De la modernidad centralizada a la espuma global anglosajona

Entre 1983 y 1994 coincidieron la lenta formación de un régimen de partidos competitivo, una callada transformación del Estado mexicano y la aplicación de la primera generación de reformas estructurales. En un riguroso análisis de las reformas económicas en México, Fernando Clavijo y Susana Valdivieso (2000, pág. 87) señalan 5 ámbitos: el saneamiento fiscal, la estabilización macroeconómica, la liberación del comercio exterior, la desregulación y la liberación financiera interna y externa.

Sin embargo, como un efecto de poder, esta coincidencia fue también un desfase: primero cambió la economía, sólo después y a cuenta gotas, se reconoció a la pluralidad política. Conviene retener algunos de sus rasgos.

El «antiguo régimen» mexicano fue en realidad una coalición modernizadora que tuvo un eje autoritario: el Ejecutivo fuerte.
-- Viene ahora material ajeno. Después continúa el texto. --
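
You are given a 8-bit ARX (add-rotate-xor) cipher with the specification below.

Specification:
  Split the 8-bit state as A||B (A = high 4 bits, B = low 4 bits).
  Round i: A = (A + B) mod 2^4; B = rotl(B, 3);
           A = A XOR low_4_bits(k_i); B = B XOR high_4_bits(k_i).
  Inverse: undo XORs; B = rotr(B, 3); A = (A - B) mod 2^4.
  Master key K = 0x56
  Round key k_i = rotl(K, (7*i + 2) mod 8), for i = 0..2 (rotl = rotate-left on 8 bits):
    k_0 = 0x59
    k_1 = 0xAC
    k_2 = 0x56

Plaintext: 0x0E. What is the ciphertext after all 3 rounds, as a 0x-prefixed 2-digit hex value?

s_0 = plaintext = 0x0E
s_1 = Round(s_0, k_0) = 0x72
s_2 = Round(s_1, k_1) = 0x5B
s_3 = Round(s_2, k_2) = 0x68

0x68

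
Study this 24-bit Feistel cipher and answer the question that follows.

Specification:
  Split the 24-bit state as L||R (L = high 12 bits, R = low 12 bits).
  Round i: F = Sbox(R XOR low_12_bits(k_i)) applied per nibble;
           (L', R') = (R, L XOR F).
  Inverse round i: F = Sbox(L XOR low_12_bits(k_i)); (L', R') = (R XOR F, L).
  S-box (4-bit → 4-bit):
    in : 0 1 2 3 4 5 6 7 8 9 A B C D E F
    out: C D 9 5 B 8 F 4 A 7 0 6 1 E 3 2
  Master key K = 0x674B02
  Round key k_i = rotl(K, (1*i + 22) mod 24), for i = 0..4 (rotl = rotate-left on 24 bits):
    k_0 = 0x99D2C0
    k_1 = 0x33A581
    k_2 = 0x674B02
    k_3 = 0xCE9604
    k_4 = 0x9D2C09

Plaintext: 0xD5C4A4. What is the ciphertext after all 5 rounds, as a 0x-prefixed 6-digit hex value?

0x910C27

s_0 = plaintext = 0xD5C4A4
s_1 = Round(s_0, k_0) = 0x4A42A7
s_2 = Round(s_1, k_1) = 0x2A703B
s_3 = Round(s_2, k_2) = 0x03B4F0
s_4 = Round(s_3, k_3) = 0x4F0910
s_5 = Round(s_4, k_4) = 0x910C27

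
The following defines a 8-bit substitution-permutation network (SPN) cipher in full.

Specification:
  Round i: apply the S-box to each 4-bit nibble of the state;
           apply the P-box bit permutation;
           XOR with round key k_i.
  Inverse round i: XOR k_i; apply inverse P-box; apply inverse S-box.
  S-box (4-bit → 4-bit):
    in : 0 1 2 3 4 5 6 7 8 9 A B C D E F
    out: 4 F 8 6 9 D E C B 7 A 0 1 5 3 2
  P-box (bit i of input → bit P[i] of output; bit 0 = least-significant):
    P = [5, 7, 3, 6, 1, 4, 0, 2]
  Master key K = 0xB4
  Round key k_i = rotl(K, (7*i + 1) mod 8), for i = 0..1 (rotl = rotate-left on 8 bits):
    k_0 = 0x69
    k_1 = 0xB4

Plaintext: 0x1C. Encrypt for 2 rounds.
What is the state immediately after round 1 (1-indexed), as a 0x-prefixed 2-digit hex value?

s_0 = plaintext = 0x1C
s_1 = Round(s_0, k_0) = 0x5E
s_2 = Round(s_1, k_1) = 0x13

0x5E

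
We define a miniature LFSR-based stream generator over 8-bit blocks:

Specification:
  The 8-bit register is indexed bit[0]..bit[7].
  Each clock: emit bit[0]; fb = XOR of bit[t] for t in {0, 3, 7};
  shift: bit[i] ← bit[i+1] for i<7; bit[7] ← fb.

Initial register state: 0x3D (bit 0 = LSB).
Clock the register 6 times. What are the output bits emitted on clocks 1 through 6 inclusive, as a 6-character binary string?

101111

reg_0 = 0x3D
clock 1: out=1, reg = 0x1E
clock 2: out=0, reg = 0x8F
clock 3: out=1, reg = 0xC7
clock 4: out=1, reg = 0x63
clock 5: out=1, reg = 0xB1
clock 6: out=1, reg = 0x58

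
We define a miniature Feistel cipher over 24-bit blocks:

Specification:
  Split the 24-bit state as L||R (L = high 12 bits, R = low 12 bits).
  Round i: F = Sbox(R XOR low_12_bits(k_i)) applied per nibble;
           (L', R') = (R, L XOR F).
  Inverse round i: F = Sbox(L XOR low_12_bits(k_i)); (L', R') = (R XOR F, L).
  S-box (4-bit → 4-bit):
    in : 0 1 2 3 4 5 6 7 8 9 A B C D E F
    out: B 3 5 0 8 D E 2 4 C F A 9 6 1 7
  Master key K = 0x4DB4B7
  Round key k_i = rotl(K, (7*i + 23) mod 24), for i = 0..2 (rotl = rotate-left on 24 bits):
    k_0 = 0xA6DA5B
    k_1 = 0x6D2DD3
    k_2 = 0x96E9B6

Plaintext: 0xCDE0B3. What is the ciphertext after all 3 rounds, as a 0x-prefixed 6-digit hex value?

s_0 = plaintext = 0xCDE0B3
s_1 = Round(s_0, k_0) = 0x0B33CA
s_2 = Round(s_1, k_1) = 0x3CA18F
s_3 = Round(s_2, k_2) = 0x18F7C6

0x18F7C6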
Ahí convivió un desarrollismo empresarial, un keynesianismo de fomento y desarrollo nacional y una dimensión nacional popular que cobijó a los segmentos organizados y corporativos de las clases populares. Si tres décadas lo formaron y consolidaron (1940-1970) en una (1971-1982) se vivió su crisis y la polarización de sus dos tendencias básicas: la empresarial y la nacional popular según la describieron en un magistral texto Tello y Cordera (1981).

A partir de 1983 esta polarización y la crisis global en que estaba inscrita se empezó a resolver de otra manera: iniciaron olas reformistas que adecuaron el desarrollismo a la economía abierta y que rompieron con las otras dos dimensiones. De 1983 a la fecha entramos a otro periodo de la historia reciente, dominado por la ofensiva de una modernización integrada crecientemente a EUA, que se enfrentó, usó selectivamente y desplazó en otros casos a la modernidad centralizada y corporativa construida hasta entonces. Pero para hacerlo se mantuvieron varias tradiciones del «antiguo régimen»: un Presidencialismo feroz, la creciente orientación de los recursos públicos para relanzar burguesías ahora exportadoras y financieras y el fomento y control de una pluralidad política usada como legitimación del orden de las cosas.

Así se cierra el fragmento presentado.